Already, 2012 is shaping up to be the best year Debra Newman’s Minnesota firm, Newman Long Term Care, has had in a decade. One reason, says industry veteran Newman, is the growing popularity of shared-care LTCI products, which for couples represent a more affordable alternative to purchasing two stand-alone policies. Not only do they get adequate coverage, they get flexibility in how to use policy dollars and benefits.
Companies such as Newman’s and Riekse’s are also finding a broader market for a hybrid life insurance product that provides policyholders with the option of purchasing LTCI coverage. These so-called linked benefit or combination LI plus LTCI products are finding “a lot of traction,” says Newman, particularly among people who have money sitting in a savings account or CD, earning virtually nothing.
By using that money to purchase a single-premium whole life or universal life LI plus LTCI policy, not only do they get both life and long-term care coverage, they also can earn slightly more interest on their money than if they left it in a CD, for example, notes Riekse. What’s more, if they never need the long-term care coverage, their money stays inside the policy, where ultimately it may be transferred to heirs on a tax-favored basis. Such a combination is gaining appeal among wealthier people in their 60s, who have the liquidity to afford the premium (often $100,000 or more), and who, for estate planning reasons, see merit in protecting their assets from a long-term care event.

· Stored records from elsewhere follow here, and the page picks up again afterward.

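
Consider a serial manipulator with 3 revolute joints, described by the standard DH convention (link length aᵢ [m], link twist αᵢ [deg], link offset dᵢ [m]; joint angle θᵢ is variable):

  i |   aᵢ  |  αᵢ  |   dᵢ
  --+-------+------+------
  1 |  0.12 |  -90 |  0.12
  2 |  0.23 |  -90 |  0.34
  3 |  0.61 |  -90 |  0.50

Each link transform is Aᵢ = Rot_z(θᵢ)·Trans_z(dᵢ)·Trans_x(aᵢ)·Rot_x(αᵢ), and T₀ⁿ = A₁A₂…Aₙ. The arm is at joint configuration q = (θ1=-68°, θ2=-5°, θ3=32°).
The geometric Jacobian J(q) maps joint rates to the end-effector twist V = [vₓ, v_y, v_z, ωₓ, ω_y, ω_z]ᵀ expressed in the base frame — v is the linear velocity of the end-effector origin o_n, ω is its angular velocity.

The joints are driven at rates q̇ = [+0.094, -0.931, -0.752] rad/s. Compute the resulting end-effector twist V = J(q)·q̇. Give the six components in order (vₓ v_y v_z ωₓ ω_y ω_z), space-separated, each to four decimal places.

o_n = [0.3557, -0.8356, -0.3130]
J₁: ẑ×o_n = [0.8356, 0.3557, -0.0000], ω = ẑ
J2: z=[0.9272, 0.3746, 0.0000] o=[0.0450, -0.1113, 0.1200] → [-0.1622, 0.4014, -0.7880, 0.9272, 0.3746, 0.0000]
J3: z=[0.0326, -0.0808, -0.9962] o=[0.4460, -0.1963, 0.1400] → [-0.6003, 0.1048, -0.0282, 0.0326, -0.0808, -0.9962]
V = J·q̇ = [0.6810, -0.4191, 0.7549, -0.8878, -0.2880, 0.8431]

0.6810 -0.4191 0.7549 -0.8878 -0.2880 0.8431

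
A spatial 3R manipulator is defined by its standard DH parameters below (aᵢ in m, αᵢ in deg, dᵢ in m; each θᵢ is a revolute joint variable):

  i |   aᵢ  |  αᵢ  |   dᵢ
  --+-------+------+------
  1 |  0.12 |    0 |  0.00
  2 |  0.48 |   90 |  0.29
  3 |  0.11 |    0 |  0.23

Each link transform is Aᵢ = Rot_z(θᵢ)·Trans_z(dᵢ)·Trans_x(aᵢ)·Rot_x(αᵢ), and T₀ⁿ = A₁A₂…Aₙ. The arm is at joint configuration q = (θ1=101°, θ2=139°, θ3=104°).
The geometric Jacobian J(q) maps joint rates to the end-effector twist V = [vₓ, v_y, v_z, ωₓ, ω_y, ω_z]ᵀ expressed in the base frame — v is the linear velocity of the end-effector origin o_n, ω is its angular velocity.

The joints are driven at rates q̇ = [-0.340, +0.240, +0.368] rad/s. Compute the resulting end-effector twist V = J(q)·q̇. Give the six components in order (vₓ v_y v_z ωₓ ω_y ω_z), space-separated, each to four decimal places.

0.0319 0.0844 -0.0098 -0.3187 0.1840 -0.1000

o_n = [-0.4488, -0.1599, 0.3967]
J₁: ẑ×o_n = [0.1599, -0.4488, 0.0000], ω = ẑ
J2: z=[0.0000, 0.0000, 1.0000] o=[-0.0229, 0.1178, 0.0000] → [0.2776, -0.4259, 0.0000, 0.0000, 0.0000, 1.0000]
J3: z=[-0.8660, 0.5000, 0.0000] o=[-0.2629, -0.2979, 0.2900] → [0.0534, 0.0924, -0.0266, -0.8660, 0.5000, 0.0000]
V = J·q̇ = [0.0319, 0.0844, -0.0098, -0.3187, 0.1840, -0.1000]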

Beyond individual policies, Newman sees strong growth in the group LTCI market. These days, people are accustomed to purchasing insurance through their employer, so selling LTCI off the workplace platform makes sense, she says. The challenge for LTCI salespeople is getting their foot in employers’ doors. Newman’s suggestion: start by targeting top company officials and their executive benefits packages. “Make it attractive for the leaders [of the company],” she suggests. That often opens doors to entire employee groups.